Afterward, we returned to L’Eixemple district to see inside Casa Battlo, which is a nice venue for events on the second floor and rooftop views of the city.

By mid-afternoon it was time for lunch, and today we went to Casa Leopoldo in the Reval District, which is near the Gothic Quarter. The area is a bit dicey, but this restaurant has been in the same family for four generations, and I am told a favorite or King Juan Carlos when he is in Barcelona.

This is a small restaurant and simple décor, but the food is excellent and the restaurant is quite popular among the local politicians. The private room here can probably hold 20-24 people comfortably. We were served family style, and they had beautiful slabs of Pan con Tomate!

After lunch we walked to the Gothic Quarter and stopped into Els Quatre Gats (the Four Cats), a bar that was frequented by Picasso and other “bohemians” of his time. Although it’s probably not something that Picasso had in his day, we ordered a pitcher of Cava Sangria, and took a lot of photos.

After walking around the area for a little longer, it was time to prepare for the next Spanish meal – this time at Hisop, which prepares contemporary Catalan cuisine (think “innovative, hip dining”), where we experienced a tasting menu. This is a small restaurant owned by two young chefs, and it holds perhaps 24-34 people. The food was great and inventive, as you’d expect in a gastronomic restaurant in Barcelona.

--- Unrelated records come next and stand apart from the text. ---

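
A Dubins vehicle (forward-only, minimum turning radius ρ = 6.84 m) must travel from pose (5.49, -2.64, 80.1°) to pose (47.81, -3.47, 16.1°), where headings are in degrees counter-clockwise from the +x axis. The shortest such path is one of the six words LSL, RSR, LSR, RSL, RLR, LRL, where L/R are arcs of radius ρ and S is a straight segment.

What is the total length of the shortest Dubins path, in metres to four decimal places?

Let ψ = atan2(Δy, Δx) = atan2(-0.83, 42.32) = -1.1236° be the start→goal bearing.
Normalize: d = |goal − start| / ρ = 42.328138/6.84 = 6.188324, α = (θ_start − ψ) mod 360° = 81.2236° = 1.417619 rad, β = (θ_goal − ψ) mod 360° = 17.2236° = 0.300608 rad.
Common terms: sin α = 0.988291, cos α = 0.152579, sin β = 0.296101, cos β = 0.955157, cos(α−β) = 0.438371, d² = 38.295358. Work in radians in the unit-radius frame; every candidate has L = ρ·(t + p + q).
LSL: p² = 2 + d² − 2cos(α−β) + 2d(sin α − sin β) = 47.985611; p = √p² = 6.927165; φ = atan2(cos β − cos α, d + sin α − sin β) = 0.116120 rad; t = (φ − α) mod 2π = 4.981687 rad, q = (β − φ) mod 2π = 0.184488 rad → L = 6.84·(4.981687 + 6.927165 + 0.184488) = 6.84·12.093339 = 82.718441 m
RSR: p² = 2 + d² − 2cos(α−β) + 2d(sin β − sin α) = 30.851620; p = √p² = 5.554423; φ = atan2(cos α − cos β, d − sin α + sin β) = -0.145001 rad; t = (α − φ) mod 2π = 1.562620 rad, q = (φ − β) mod 2π = 5.837576 rad → L = 6.84·(1.562620 + 5.554423 + 5.837576) = 6.84·12.954619 = 88.609597 m
LSR: p² = d² − 2 + 2cos(α−β) + 2d(sin α + sin β) = 53.068571; p = √p² = 7.284818; φ = atan2(−cos α − cos β, d + sin α + sin β) − atan2(−2, p) = 0.120776 rad; t = (φ − α) mod 2π = 4.986343 rad, q = (φ − β) mod 2π = 6.103353 rad → L = 6.84·(4.986343 + 7.284818 + 6.103353) = 6.84·18.374514 = 125.681677 m
RSL: p² = d² − 2 + 2cos(α−β) − 2d(sin α + sin β) = 21.275629; p = √p² = 4.612551; φ = atan2(cos α + cos β, d − sin α − sin β) − atan2(2, p) = -0.186973 rad; t = (α − φ) mod 2π = 1.604592 rad, q = (β − φ) mod 2π = 0.487581 rad → L = 6.84·(1.604592 + 4.612551 + 0.487581) = 6.84·6.704724 = 45.860313 m
RLR: c = (6 − d² + 2cos(α−β) + 2d(sin α − sin β))/8 = -2.856453, |c| > 1 → infeasible
LRL: c = (6 − d² + 2cos(α−β) − 2d(sin α − sin β))/8 = -4.998201, |c| > 1 → infeasible
Shortest: RSL with L = 45.860313 m ≈ 45.8603 m

45.8603 m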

Spain has some of the most professionally trained wait staff, and Susanna our server (also a sommelier) explained every detail.

Hisop has a very hip black-red décor that also matches the wait staff’s outfits, the walls and the chairs. And the food is also part of the artwork of the room and the total dining experience. One idea that I’ll have to take back with me is the spray bottle of gin that was used to give the gin dessert an extra kick to the outside. And their chocolate-lavender cake was the best.

We arrived at 9:00 p.m. and left around 12:45 a.m. Some of us wanted to be like the Catalans, and let the evening just begin, but the reality is that we depart tomorrow at 8 a.m., and there’s still too much to do before check-out.